Noland T A, Raynor R L, Kuo J F
Department of Pharmacology, Emory University School of Medicine, Atlanta, Georgia 30322.
J Biol Chem. 1989 Dec 5;264(34):20778-85.
As an extension of our previous reports that cardiac and skeletal muscle troponin I (Tn-I) and troponin T (Tn-T) are excellent substrates for protein kinase C (PKC) (Katoh, N., Wise, B. C., and Kuo, J. F. (1983) Biochem. J. 209, 189-195; Mazzei, G. J., and Kuo, J. F. (1984) Biochem. J. 218, 361-369), we have now determined that PKC phosphorylated serine 43 (and/or serine 45), serine 78, and threonine 144 in the free Tn-I subunit and threonine 190, threonine 199, and threonine 280 in the free Tn-T subunit of bovine cardiac troponin. PKC appeared to phosphorylate the same sites of the subunits present in the form of the troponin complex, as indicated by the similarity in the two-dimensional phosphopeptide maps. Although some of the phosphorylation sites were shared by other classes of protein kinases, PKC exhibited a distinct substrate specificity. It was also noted that phosphorylated serine and threonine residues in Tn-I and Tn-T had neighboring basic amino acid residues separated by 1 or 2 other residues both at the amino and carboxyl termini, in agreement with the conclusion of House et al. (House, C., Wettenhall, R. E. H., and Kemp, B. E. (1987) J. Biol. Chem. 262, 772-777) based upon their studies on other substrate proteins. Several peptides having sequences around the phosphorylating sites have been synthesized. The phosphorylation experiments indicated that these peptides were substrates for PKC, and their relative substrate activity (determined by the ratios of Vmax/Km) compared with other proteins, in descending order, was Tn-I = Tn-I(134-154) greater than Tn-T much greater than histone H1 greater than Tn-I(33-35) approximately Tn-T(268-284) greater than Tn-T(179-198) approximately Tn-T(191-209). It is suggested that PKC phosphorylation of Tn-I and Tn-T could be biologically significant in terms of possible modifications in interactions among the individual contractile protein components as well as the Ca2+ sensitivity and activity of actomyosin ATPase.
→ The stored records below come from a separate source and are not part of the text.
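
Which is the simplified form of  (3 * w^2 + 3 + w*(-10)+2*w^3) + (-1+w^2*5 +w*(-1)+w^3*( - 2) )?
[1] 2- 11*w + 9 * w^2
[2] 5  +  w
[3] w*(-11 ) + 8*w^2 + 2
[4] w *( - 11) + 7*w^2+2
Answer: 3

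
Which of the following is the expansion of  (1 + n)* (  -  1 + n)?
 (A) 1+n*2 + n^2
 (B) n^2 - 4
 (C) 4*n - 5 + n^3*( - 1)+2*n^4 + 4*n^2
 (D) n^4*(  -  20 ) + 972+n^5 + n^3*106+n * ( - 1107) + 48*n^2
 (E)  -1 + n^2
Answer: E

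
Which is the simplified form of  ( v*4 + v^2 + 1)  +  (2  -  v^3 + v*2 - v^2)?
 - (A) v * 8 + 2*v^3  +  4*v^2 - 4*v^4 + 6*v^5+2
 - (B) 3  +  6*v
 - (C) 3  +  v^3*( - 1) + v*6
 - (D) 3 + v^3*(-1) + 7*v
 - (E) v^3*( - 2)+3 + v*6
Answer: C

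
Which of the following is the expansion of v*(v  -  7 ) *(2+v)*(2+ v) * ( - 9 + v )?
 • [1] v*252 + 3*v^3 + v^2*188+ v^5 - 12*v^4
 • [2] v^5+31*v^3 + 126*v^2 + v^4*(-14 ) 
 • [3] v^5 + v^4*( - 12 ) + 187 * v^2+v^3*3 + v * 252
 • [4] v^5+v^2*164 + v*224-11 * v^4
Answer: 1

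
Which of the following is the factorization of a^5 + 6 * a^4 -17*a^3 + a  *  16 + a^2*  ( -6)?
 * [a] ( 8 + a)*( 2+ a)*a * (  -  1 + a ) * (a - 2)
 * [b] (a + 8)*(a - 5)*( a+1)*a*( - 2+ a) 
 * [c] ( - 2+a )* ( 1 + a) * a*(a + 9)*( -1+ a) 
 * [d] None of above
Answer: d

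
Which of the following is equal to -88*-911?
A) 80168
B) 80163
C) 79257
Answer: A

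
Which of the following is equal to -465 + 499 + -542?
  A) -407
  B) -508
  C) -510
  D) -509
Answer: B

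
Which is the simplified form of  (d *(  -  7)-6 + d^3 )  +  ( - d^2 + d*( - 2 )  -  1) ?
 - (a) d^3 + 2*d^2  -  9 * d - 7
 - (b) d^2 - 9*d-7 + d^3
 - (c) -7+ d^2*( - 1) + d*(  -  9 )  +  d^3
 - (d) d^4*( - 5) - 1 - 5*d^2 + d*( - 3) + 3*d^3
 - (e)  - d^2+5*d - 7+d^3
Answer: c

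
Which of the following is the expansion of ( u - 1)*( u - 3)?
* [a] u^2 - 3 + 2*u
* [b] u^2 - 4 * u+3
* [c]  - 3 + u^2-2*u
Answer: b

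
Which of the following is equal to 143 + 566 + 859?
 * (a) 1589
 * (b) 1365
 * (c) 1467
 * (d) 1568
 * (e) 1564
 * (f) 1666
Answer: d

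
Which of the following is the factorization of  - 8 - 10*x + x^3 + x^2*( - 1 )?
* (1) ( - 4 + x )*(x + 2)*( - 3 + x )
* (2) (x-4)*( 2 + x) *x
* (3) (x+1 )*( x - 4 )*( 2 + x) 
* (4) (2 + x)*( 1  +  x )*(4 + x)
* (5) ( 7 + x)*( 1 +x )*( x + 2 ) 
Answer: 3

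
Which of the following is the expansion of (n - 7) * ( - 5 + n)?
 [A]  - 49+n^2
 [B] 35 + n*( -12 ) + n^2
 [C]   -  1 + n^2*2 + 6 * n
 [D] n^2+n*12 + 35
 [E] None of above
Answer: B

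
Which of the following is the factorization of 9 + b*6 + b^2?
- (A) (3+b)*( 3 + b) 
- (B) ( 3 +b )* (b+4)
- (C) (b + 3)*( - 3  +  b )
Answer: A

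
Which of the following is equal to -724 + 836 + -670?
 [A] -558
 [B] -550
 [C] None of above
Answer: A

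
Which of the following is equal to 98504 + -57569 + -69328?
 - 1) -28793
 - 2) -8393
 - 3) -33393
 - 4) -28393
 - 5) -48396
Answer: 4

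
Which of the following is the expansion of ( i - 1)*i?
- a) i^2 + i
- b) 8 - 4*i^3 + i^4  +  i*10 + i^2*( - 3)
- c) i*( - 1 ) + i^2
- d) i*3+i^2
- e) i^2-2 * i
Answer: c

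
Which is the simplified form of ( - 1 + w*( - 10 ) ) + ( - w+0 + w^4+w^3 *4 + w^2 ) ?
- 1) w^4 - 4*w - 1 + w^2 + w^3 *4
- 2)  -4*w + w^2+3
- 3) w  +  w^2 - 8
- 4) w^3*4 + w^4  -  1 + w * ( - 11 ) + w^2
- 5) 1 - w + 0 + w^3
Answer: 4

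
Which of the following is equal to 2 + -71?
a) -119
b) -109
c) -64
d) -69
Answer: d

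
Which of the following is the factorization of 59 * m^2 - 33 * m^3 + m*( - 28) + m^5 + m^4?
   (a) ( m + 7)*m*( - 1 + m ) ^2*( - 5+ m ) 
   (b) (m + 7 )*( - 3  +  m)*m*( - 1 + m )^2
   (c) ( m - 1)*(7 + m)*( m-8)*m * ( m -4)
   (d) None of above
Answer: d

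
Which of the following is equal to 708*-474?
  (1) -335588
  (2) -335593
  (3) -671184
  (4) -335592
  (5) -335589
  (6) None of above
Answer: 4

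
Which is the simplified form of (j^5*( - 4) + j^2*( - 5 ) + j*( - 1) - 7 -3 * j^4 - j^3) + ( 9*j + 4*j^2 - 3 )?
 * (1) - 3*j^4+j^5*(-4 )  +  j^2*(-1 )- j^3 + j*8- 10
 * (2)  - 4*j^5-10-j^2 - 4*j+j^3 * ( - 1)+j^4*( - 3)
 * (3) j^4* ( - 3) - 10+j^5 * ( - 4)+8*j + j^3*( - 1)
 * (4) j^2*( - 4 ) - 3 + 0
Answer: 1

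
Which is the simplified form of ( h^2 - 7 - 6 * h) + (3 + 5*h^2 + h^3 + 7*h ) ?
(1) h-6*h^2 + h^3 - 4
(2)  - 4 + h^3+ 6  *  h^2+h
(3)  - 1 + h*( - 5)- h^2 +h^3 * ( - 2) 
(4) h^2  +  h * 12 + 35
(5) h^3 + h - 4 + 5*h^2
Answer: 2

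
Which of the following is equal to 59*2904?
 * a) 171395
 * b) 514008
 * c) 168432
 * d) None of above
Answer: d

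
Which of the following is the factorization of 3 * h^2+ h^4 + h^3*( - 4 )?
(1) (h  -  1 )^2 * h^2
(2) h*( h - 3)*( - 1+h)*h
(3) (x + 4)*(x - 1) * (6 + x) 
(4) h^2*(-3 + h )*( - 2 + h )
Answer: 2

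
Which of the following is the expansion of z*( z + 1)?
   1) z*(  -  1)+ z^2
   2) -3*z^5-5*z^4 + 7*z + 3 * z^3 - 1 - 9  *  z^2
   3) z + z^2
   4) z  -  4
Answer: 3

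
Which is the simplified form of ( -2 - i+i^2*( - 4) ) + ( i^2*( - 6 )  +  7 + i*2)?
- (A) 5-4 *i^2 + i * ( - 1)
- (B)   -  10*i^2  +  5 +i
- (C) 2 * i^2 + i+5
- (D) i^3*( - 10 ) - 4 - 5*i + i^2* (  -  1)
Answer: B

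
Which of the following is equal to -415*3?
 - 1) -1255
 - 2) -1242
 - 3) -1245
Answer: 3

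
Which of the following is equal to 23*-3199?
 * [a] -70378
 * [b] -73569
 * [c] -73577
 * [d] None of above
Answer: c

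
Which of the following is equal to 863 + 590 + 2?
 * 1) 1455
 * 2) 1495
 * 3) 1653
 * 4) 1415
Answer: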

作为我们之前报道的延伸,即心肌和骨骼肌肌钙蛋白I(Tn-I)和肌钙蛋白T(Tn-T)是蛋白激酶C(PKC)的优良底物(加藤,N.,怀斯,B.C.,和国,J.F.(1983年)《生物化学杂志》209,189 - 195;马泽伊,G.J.,和国,J.F.(1984年)《生物化学杂志》218,361 - 369),我们现在已经确定PKC使牛心肌肌钙蛋白游离Tn-I亚基中的丝氨酸43(和/或丝氨酸45)、丝氨酸78和苏氨酸144以及游离Tn-T亚基中的苏氨酸190、苏氨酸199和苏氨酸280发生磷酸化。二维磷酸肽图谱的相似性表明,PKC似乎使以肌钙蛋白复合物形式存在的亚基的相同位点发生磷酸化。尽管一些磷酸化位点为其他类别的蛋白激酶所共有,但PKC表现出独特的底物特异性。还注意到,Tn-I和Tn-T中磷酸化的丝氨酸和苏氨酸残基在氨基和羧基末端都有相邻的碱性氨基酸残基,它们被1个或2个其他残基隔开,这与豪斯等人(豪斯,C.,韦滕哈尔,R.E.H.,和肯普,B.E.(1987年)《生物化学杂志》262,772 - 777)基于对其他底物蛋白的研究得出的结论一致。已经合成了几种在磷酸化位点周围具有序列的肽。磷酸化实验表明这些肽是PKC的底物,并且它们与其他蛋白质相比的相对底物活性(由Vmax/Km的比值确定),从高到低依次为Tn-I = Tn-I(134 - 154)大于Tn-T远大于组蛋白H1大于Tn-I(33 - 35)约等于Tn-T(268 - 284)大于Tn-T(179 - 198)约等于Tn-T(191 - 209)。有人提出,就单个收缩蛋白成分之间相互作用的可能改变以及肌动球蛋白ATP酶的Ca2 +敏感性和活性而言PKC对Tn-I和Tn-T的磷酸化可能具有生物学意义。